# South Oldham Lions BBQ & Bluegrass Festival



## reflect (May 23, 2006)

Hello,

Wondering if any members will be at the this event? 

06/02 - 06/03 2006 Crestwood, KY State Championship
South Oldham Lions BBQ & Bluegrass Festival


Take care,

Brian


----------



## reflect (Jun 17, 2006)

Finally got a break from work, it's been a BUSY month  :( .

Anyway here are some pics from the competition...
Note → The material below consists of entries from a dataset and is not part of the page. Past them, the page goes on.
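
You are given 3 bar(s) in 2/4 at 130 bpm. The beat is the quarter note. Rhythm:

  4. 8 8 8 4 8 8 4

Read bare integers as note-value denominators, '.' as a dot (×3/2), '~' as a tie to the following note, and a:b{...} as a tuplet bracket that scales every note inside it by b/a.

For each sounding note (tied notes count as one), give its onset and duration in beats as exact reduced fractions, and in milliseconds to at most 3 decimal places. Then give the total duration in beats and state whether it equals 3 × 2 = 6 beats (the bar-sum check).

1) 0.0ms=0b +692.308ms=3/2b
2) 692.308ms=3/2b +230.769ms=1/2b
3) 923.077ms=2b +230.769ms=1/2b
4) 1153.846ms=5/2b +230.769ms=1/2b
5) 1384.615ms=3b +461.538ms=1b
6) 1846.154ms=4b +230.769ms=1/2b
7) 2076.923ms=9/2b +230.769ms=1/2b
8) 2307.692ms=5b +461.538ms=1b
Σ=6b of 6 (130bpm 2/4) — PASS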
http://67.59.143.91/images/Oldham-KY...val/index.html

Take care,

Brian


----------



## cajunsmoker (Jun 17, 2006)

How was the festival.  Good Q?


----------



## prplptcrzr2003 (Jun 20, 2006)

I SO want to go to a BBQ competition. I would love to be able to go to Memphis in May one year (maybe next year?), but does anyone know of any upcoming BBQ competitions in Georgia? Another question: Has anyone here ever competed or currently competes? I would love to try that one day but would love to hear feedback from folks with experience to tell me "it's awesome - go for it!" or "man, what a headache!"


----------



## reflect (Jun 20, 2006)

Cajun, goes without saying....great  :D . There was a couple of funky entries but on the whole it was "Good eating". They were selling "self judging" tickets for $5. My wife bought one and then got to go to the teams site and get a sample. Not sure how happy the teams were with this. Think about it, they work all night after a long drive. Then when the comp. is over they still have to hand out samples. I would be more concerened with breaking down my site.

For Georgia contests by the KCBS hit the folowing page and input your state...

http://kcbs.us/search.jsp

Take care,

Brian


----------